Okay, so an episode of a TV show that’s all about a teacher encouraging his students to twerk — which happened in last week’s Glee Season 5 Episode 5: “The End of Twerk” — is not one that’s aiming for realism. Still, there were just too many logic fails this week for us to ignore. Here are our top five — and let us know in the comments if we missed any!
Kurt’s tattoo artist doesn’t ask about the typo
We suppose we can get onboard with the fact that Kurt (Chris Colfer) somehow found a tattoo artist with a heart of gold who can’t wait to dispense life lessons. Okay, whatever. But why would the tattoo artist not have first proofread Kurt’s tattoo print-out, especially since the artist himself has had to live with a botched tattoo of his own? If you ask us, this plot twist was not incredible.
Schue dances with the kids during “Blurred Lines”? No, thank you.
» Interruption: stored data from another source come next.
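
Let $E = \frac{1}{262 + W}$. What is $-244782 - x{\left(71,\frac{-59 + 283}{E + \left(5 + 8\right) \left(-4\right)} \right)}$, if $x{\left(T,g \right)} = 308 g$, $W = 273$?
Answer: $- \frac{615698158}{2529} \approx -2.4346 \cdot 10^{5}$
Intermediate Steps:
$E = \frac{1}{535}$ ($E = \frac{1}{262 + 273} = \frac{1}{535} \approx 0.0018692$)
$-244782 - x{\left(71,\frac{-59 + 283}{E + \left(5 + 8\right) \left(-4\right)} \right)} = -244782 - 308 \frac{-59 + 283}{\frac{1}{535} + \left(5 + 8\right) \left(-4\right)} = -244782 - 308 \frac{224}{\frac{1}{535} + 13 \left(-4\right)} = -244782 - 308 \frac{224}{\frac{1}{535} - 52} = -244782 - 308 \frac{224}{- \frac{27819}{535}} = -244782 - 308 \cdot 224 \left(- \frac{535}{27819}\right) = -244782 - 308 \left(- \frac{119840}{27819}\right) = -244782 - - \frac{3355520}{2529} = -244782 + \frac{3355520}{2529} = - \frac{615698158}{2529}$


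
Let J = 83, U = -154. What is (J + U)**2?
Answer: 5041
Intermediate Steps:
(J + U)**2 = (83 - 154)**2 = (-71)**2 = 5041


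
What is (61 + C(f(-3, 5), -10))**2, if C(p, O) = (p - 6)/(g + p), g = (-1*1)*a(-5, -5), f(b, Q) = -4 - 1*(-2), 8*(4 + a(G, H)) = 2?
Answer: 156025/49 ≈ 3184.2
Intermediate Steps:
a(G, H) = -15/4 (a(G, H) = -4 + (1/8)*2 = -4 + 1/4 = -15/4)
f(b, Q) = -2 (f(b, Q) = -4 + 2 = -2)
g = 15/4 (g = -1*1*(-15/4) = -1*(-15/4) = 15/4 ≈ 3.7500)
C(p, O) = (-6 + p)/(15/4 + p) (C(p, O) = (p - 6)/(15/4 + p) = (-6 + p)/(15/4 + p))
(61 + C(f(-3, 5), -10))**2 = (61 + 4*(-6 - 2)/(15 + 4*(-2)))**2 = (61 + 4*(-8)/(15 - 8))**2 = (61 + 4*(-8)/7)**2 = (61 + 4*(1/7)*(-8))**2 = (61 - 32/7)**2 = (395/7)**2 = 156025/49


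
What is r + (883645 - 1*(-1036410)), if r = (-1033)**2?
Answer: 2987144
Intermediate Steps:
r = 1067089
r + (883645 - 1*(-1036410)) = 1067089 + (883645 - 1*(-1036410)) = 1067089 + (883645 + 1036410) = 1067089 + 1920055 = 2987144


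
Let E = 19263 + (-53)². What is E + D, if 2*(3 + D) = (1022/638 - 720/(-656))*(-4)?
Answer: 288569839/13079 ≈ 22064.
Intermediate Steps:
E = 22072 (E = 19263 + 2809 = 22072)
D = -109849/13079 (D = -3 + ((1022/638 - 720/(-656))*(-4))/2 = -3 + ((1022*(1/638) - 720*(-1/656))*(-4))/2 = -3 + ((511/319 + 45/41)*(-4))/2 = -3 + ((35306/13079)*(-4))/2 = -3 + (½)*(-141224/13079) = -3 - 70612/13079 = -109849/13079 ≈ -8.3989)
E + D = 22072 - 109849/13079 = 288569839/13079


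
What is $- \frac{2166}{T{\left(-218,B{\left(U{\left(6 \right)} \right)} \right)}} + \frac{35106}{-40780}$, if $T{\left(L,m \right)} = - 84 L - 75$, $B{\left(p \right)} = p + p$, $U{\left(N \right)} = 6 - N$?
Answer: $- \frac{121426267}{123950810} \approx -0.97963$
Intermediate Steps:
$B{\left(p \right)} = 2 p$
$T{\left(L,m \right)} = -75 - 84 L$ ($T{\left(L,m \right)} = - 84 L - 75 = -75 - 84 L$)
$- \frac{2166}{T{\left(-218,B{\left(U{\left(6 \right)} \right)} \right)}} + \frac{35106}{-40780} = - \frac{2166}{-75 - -18312} + \frac{35106}{-40780} = - \frac{2166}{-75 + 18312} + 35106 \left(- \frac{1}{40780}\right) = - \frac{2166}{18237} - \frac{17553}{20390} = \left(-2166\right) \frac{1}{18237} - \frac{17553}{20390} = - \frac{722}{6079} - \frac{17553}{20390} = - \frac{121426267}{123950810}$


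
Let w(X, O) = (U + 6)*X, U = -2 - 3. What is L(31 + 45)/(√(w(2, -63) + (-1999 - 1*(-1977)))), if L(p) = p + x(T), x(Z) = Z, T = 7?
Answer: -83*I*√5/10 ≈ -18.559*I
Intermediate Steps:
U = -5
w(X, O) = X (w(X, O) = (-5 + 6)*X = 1*X = X)
L(p) = 7 + p (L(p) = p + 7 = 7 + p)
L(31 + 45)/(√(w(2, -63) + (-1999 - 1*(-1977)))) = (7 + (31 + 45))/(√(2 + (-1999 - 1*(-1977)))) = (7 + 76)/(√(2 + (-1999 + 1977))) = 83/(√(2 - 22)) = 83/(√(-20)) = 83/((2*I*√5)) = 83*(-I*√5/10) = -83*I*√5/10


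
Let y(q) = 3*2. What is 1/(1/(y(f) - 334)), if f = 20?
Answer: -328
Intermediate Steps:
y(q) = 6
1/(1/(y(f) - 334)) = 1/(1/(6 - 334)) = 1/(1/(-328)) = 1/(-1/328) = -328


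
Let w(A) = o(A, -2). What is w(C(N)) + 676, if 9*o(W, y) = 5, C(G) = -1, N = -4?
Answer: 6089/9 ≈ 676.56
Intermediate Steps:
o(W, y) = 5/9 (o(W, y) = (1/9)*5 = 5/9)
w(A) = 5/9
w(C(N)) + 676 = 5/9 + 676 = 6089/9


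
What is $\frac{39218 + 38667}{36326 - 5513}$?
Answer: $\frac{77885}{30813} \approx 2.5277$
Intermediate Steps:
$\frac{39218 + 38667}{36326 - 5513} = \frac{77885}{30813}$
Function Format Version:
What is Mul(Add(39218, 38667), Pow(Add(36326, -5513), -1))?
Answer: Rational(77885, 30813) ≈ 2.5277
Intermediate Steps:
Mul(Add(39218, 38667), Pow(Add(36326, -5513), -1)) = Mul(77885, Pow(30813, -1)) = Mul(77885, Rational(1, 30813)) = Rational(77885, 30813)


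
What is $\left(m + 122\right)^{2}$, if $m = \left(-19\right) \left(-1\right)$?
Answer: $19881$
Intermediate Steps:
$m = 19$
$\left(m + 122\right)^{2} = \left(19 + 122\right)^{2} = 141^{2} = 19881$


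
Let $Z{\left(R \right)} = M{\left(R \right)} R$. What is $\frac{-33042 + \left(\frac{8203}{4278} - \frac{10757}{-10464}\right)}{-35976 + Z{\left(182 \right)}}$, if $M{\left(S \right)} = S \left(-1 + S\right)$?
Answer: $- \frac{246498835171}{44462589557376} \approx -0.005544$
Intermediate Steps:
$Z{\left(R \right)} = R^{2} \left(-1 + R\right)$ ($Z{\left(R \right)} = R \left(-1 + R\right) R = R^{2} \left(-1 + R\right)$)
$\frac{-33042 + \left(\frac{8203}{4278} - \frac{10757}{-10464}\right)}{-35976 + Z{\left(182 \right)}} = \frac{-33042 + \left(\frac{8203}{4278} - \frac{10757}{-10464}\right)}{-35976 + 182^{2} \left(-1 + 182\right)} = \frac{-33042 + \left(8203 \cdot \frac{1}{4278} - - \frac{10757}{10464}\right)}{-35976 + 33124 \cdot 181} = \frac{-33042 + \left(\frac{8203}{4278} + \frac{10757}{10464}\right)}{-35976 + 5995444} = \frac{-33042 + \frac{21975773}{7460832}}{5959468} = \left(- \frac{246498835171}{7460832}\right) \frac{1}{5959468} = - \frac{246498835171}{44462589557376}$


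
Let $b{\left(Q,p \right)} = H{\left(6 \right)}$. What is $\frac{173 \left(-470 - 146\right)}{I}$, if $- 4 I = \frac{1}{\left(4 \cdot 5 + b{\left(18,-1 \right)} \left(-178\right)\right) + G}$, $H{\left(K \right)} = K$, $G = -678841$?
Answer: $-289817643808$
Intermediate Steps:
$b{\left(Q,p \right)} = 6$
$I = \frac{1}{2719556}$ ($I = - \frac{1}{4 \left(\left(4 \cdot 5 + 6 \left(-178\right)\right) - 678841\right)} = - \frac{1}{4 \left(\left(20 - 1068\right) - 678841\right)} = - \frac{1}{4 \left(-1048 - 678841\right)} = - \frac{1}{4 \left(-679889\right)} = \left(- \frac{1}{4}\right) \left(- \frac{1}{679889}\right) = \frac{1}{2719556} \approx 3.6771 \cdot 10^{-7}$)
$\frac{173 \left(-470 - 146\right)}{I} = 173 \left(-470 - 146\right) \frac{1}{\frac{1}{2719556}} = 173 \left(-616\right) 2719556 = \left(-106568\right) 2719556 = -289817643808$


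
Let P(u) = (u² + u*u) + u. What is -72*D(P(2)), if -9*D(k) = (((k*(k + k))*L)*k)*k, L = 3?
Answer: 480000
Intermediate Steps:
P(u) = u + 2*u² (P(u) = (u² + u²) + u = 2*u² + u = u + 2*u²)
D(k) = -2*k⁴/3 (D(k) = -((k*(k + k))*3)*k*k/9 = -((k*(2*k))*3)*k*k/9 = -((2*k²)*3)*k*k/9 = -(6*k²)*k*k/9 = -6*k³*k/9 = -2*k⁴/3)
-72*D(P(2)) = -(-48)*(2*(1 + 2*2))⁴ = -(-48)*(2*(1 + 4))⁴ = -(-48)*(2*5)⁴ = -(-48)*10⁴ = -(-48)*10000 = -72*(-20000/3) = 480000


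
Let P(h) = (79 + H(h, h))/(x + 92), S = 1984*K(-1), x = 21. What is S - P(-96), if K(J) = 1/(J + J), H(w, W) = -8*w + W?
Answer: -112847/113 ≈ -998.65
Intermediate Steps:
H(w, W) = W - 8*w
K(J) = 1/(2*J)
S = -992 (S = 1984*((1/2)/(-1)) = 1984*((1/2)*(-1)) = 1984*(-1/2) = -992)
P(h) = 79/113 - 7*h/113 (P(h) = (79 + (h - 8*h))/(21 + 92) = (79 - 7*h)/113 = (79 - 7*h)*(1/113) = 79/113 - 7*h/113)
S - P(-96) = -992 - (79/113 - 7/113*(-96)) = -992 - (79/113 + 672/113) = -992 - 1*751/113 = -992 - 751/113 = -112847/113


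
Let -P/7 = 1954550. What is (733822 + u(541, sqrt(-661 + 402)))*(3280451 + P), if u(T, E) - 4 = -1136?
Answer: -7621001033310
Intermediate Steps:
u(T, E) = -1132 (u(T, E) = 4 - 1136 = -1132)
P = -13681850 (P = -7*1954550 = -13681850)
(733822 + u(541, sqrt(-661 + 402)))*(3280451 + P) = (733822 - 1132)*(3280451 - 13681850) = 732690*(-10401399) = -7621001033310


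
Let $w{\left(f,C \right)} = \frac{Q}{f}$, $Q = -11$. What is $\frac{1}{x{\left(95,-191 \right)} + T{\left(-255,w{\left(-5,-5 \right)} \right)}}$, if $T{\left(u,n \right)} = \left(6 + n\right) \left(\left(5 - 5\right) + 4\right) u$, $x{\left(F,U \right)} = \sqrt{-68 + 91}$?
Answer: $- \frac{8364}{69956473} - \frac{\sqrt{23}}{69956473} \approx -0.00011963$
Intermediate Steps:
$w{\left(f,C \right)} = - \frac{11}{f}$
$x{\left(F,U \right)} = \sqrt{23}$
$T{\left(u,n \right)} = u \left(24 + 4 n\right)$ ($T{\left(u,n \right)} = \left(6 + n\right) \left(0 + 4\right) u = \left(6 + n\right) 4 u = \left(24 + 4 n\right) u = u \left(24 + 4 n\right)$)
$\frac{1}{x{\left(95,-191 \right)} + T{\left(-255,w{\left(-5,-5 \right)} \right)}} = \frac{1}{\sqrt{23} + 4 \left(-255\right) \left(6 - \frac{11}{-5}\right)} = \frac{1}{\sqrt{23} + 4 \left(-255\right) \left(6 - - \frac{11}{5}\right)} = \frac{1}{\sqrt{23} + 4 \left(-255\right) \left(6 + \frac{11}{5}\right)} = \frac{1}{\sqrt{23} + 4 \left(-255\right) \frac{41}{5}} = \frac{1}{\sqrt{23} - 8364} = \frac{1}{-8364 + \sqrt{23}}$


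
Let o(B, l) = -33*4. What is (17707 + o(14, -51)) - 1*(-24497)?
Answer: 42072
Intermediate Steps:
o(B, l) = -132
(17707 + o(14, -51)) - 1*(-24497) = (17707 - 132) - 1*(-24497) = 17575 + 24497 = 42072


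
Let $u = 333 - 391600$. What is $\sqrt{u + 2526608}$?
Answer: $\sqrt{2135341} \approx 1461.3$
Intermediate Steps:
$u = -391267$ ($u = 333 - 391600 = -391267$)
$\sqrt{u + 2526608} = \sqrt{-391267 + 2526608} = \sqrt{2135341}$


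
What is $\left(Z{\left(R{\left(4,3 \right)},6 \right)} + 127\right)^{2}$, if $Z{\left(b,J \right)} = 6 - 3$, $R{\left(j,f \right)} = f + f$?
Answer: $16900$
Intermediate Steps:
$R{\left(j,f \right)} = 2 f$
$Z{\left(b,J \right)} = 3$
$\left(Z{\left(R{\left(4,3 \right)},6 \right)} + 127\right)^{2} = \left(3 + 127\right)^{2} = 130^{2} = 16900$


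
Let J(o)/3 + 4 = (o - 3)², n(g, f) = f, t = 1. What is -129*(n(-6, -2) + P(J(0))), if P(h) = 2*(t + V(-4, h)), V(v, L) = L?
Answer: -3870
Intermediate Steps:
J(o) = -12 + 3*(-3 + o)² (J(o) = -12 + 3*(o - 3)² = -12 + 3*(-3 + o)²)
P(h) = 2 + 2*h (P(h) = 2*(1 + h) = 2 + 2*h)
-129*(n(-6, -2) + P(J(0))) = -129*(-2 + (2 + 2*(-12 + 3*(-3 + 0)²))) = -129*(-2 + (2 + 2*(-12 + 3*(-3)²))) = -129*(-2 + (2 + 2*(-12 + 3*9))) = -129*(-2 + (2 + 2*(-12 + 27))) = -129*(-2 + (2 + 2*15)) = -129*(-2 + (2 + 30)) = -129*(-2 + 32) = -129*30 = -3870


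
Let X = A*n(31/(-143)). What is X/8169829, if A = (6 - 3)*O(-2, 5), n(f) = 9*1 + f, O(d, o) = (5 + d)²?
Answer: 33912/1168285547 ≈ 2.9027e-5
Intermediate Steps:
n(f) = 9 + f
A = 27 (A = (6 - 3)*(5 - 2)² = 3*3² = 3*9 = 27)
X = 33912/143 (X = 27*(9 + 31/(-143)) = 27*(9 + 31*(-1/143)) = 27*(9 - 31/143) = 27*(1256/143) = 33912/143 ≈ 237.15)
X/8169829 = (33912/143)/8169829 = (33912/143)*(1/8169829) = 33912/1168285547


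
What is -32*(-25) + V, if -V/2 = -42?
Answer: 884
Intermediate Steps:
V = 84 (V = -2*(-42) = 84)
-32*(-25) + V = -32*(-25) + 84 = 800 + 84 = 884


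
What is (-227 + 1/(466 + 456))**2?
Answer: 43803559849/850084 ≈ 51529.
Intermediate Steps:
(-227 + 1/(466 + 456))**2 = (-227 + 1/922)**2 = (-209293/922)**2 = 43803559849/850084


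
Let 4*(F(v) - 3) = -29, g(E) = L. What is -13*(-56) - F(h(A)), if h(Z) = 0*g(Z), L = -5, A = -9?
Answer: 2929/4 ≈ 732.25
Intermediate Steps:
g(E) = -5
h(Z) = 0 (h(Z) = 0*(-5) = 0)
F(v) = -17/4 (F(v) = 3 + (¼)*(-29) = 3 - 29/4 = -17/4)
-13*(-56) - F(h(A)) = -13*(-56) - 1*(-17/4) = 728 + 17/4 = 2929/4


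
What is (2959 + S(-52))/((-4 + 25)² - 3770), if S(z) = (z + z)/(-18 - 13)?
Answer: -91833/103199 ≈ -0.88986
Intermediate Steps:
S(z) = -2*z/31 (S(z) = (2*z)/(-31) = (2*z)*(-1/31) = -2*z/31)
(2959 + S(-52))/((-4 + 25)² - 3770) = (2959 - 2/31*(-52))/((-4 + 25)² - 3770) = (2959 + 104/31)/(21² - 3770) = 91833/(31*(441 - 3770)) = (91833/31)/(-3329) = (91833/31)*(-1/3329) = -91833/103199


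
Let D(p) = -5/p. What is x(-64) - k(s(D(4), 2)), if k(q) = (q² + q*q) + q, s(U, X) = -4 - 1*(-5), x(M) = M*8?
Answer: -515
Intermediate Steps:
x(M) = 8*M
s(U, X) = 1 (s(U, X) = -4 + 5 = 1)
k(q) = q + 2*q² (k(q) = (q² + q²) + q = 2*q² + q = q + 2*q²)
x(-64) - k(s(D(4), 2)) = 8*(-64) - (1 + 2*1) = -512 - (1 + 2) = -512 - 3 = -515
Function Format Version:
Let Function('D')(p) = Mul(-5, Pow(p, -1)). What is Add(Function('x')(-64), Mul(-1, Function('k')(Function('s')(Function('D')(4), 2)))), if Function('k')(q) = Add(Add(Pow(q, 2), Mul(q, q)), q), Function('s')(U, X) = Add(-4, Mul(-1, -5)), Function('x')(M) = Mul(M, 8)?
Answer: -515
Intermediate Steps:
Function('x')(M) = Mul(8, M)
Function('s')(U, X) = 1 (Function('s')(U, X) = Add(-4, 5) = 1)
Function('k')(q) = Add(q, Mul(2, Pow(q, 2))) (Function('k')(q) = Add(Add(Pow(q, 2), Pow(q, 2)), q) = Add(Mul(2, Pow(q, 2)), q) = Add(q, Mul(2, Pow(q, 2))))
Add(Function('x')(-64), Mul(-1, Function('k')(Function('s')(Function('D')(4), 2)))) = Add(Mul(8, -64), Mul(-1, Mul(1, Add(1, Mul(2, 1))))) = Add(-512, Mul(-1, Mul(1, Add(1, 2)))) = Add(-512, Mul(-1, Mul(1, 3))) = Add(-512, Mul(-1, 3)) = Add(-512, -3) = -515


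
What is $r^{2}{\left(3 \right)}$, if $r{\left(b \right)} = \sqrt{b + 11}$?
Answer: $14$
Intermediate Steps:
$r{\left(b \right)} = \sqrt{11 + b}$
$r^{2}{\left(3 \right)} = \left(\sqrt{11 + 3}\right)^{2} = \left(\sqrt{14}\right)^{2} = 14$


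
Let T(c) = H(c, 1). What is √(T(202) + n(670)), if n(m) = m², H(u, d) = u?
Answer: √449102 ≈ 670.15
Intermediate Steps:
T(c) = c
√(T(202) + n(670)) = √(202 + 670²) = √(202 + 448900) = √449102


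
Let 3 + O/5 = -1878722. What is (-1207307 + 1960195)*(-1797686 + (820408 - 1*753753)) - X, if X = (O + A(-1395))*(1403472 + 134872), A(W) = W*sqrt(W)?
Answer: 13147354189472 + 6437969640*I*sqrt(155) ≈ 1.3147e+13 + 8.0152e+10*I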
Schue has certainly made some questionable decisions throughout his career — like choosing Rocky Horror for the school to perform — but we have to think he would know better than to get his twerk on with his students during “Blurred Lines.” Kudos to Sue for having the good sense to call Schue out on the not-exactly-feminist nature of the song and this performance.
Marley recreates “Wrecking Ball” — except she’s fully clothed
There are elements of Miley Cyrus’s “Wrecking Ball” video that we’re glad Marley didn’t recreate, namely the sledgehammer-licking moment. Gross. But frankly, the one thing people remember about the original video is that Miley is naked, so it’s hard to pay homage to the song without that major detail. Not that we’re encouraging high school kids to get naked, mind you...
Schue throws a tantrum — for the first time ever
Glee is not always known for its most consistent characterizations. Still, Schue losing his cool and throwing a Sue-style tantrum was not only out-of-character but made absolutely no sense. And are we really supposed to be worried when someone at McKinley is threatened with losing their job, considering jobs at this school are lost and restored on an almost weekly basis? There’s no doubt that the ridiculous, book-tossing scene was fun to watch. It just didn’t make sense at all for his character.
Nobody would have been fooled by Rachel’s wig. Nobody.
We’re not trying to rain on Rachel’s parade for trying to switch up her look in the most non-committal way possible. However, we find it quite dubious that a theatre director — who clearly would have seen his share of wigs over the years — would be duped by Rachel’s clearly phony coif. Talk about harebrained.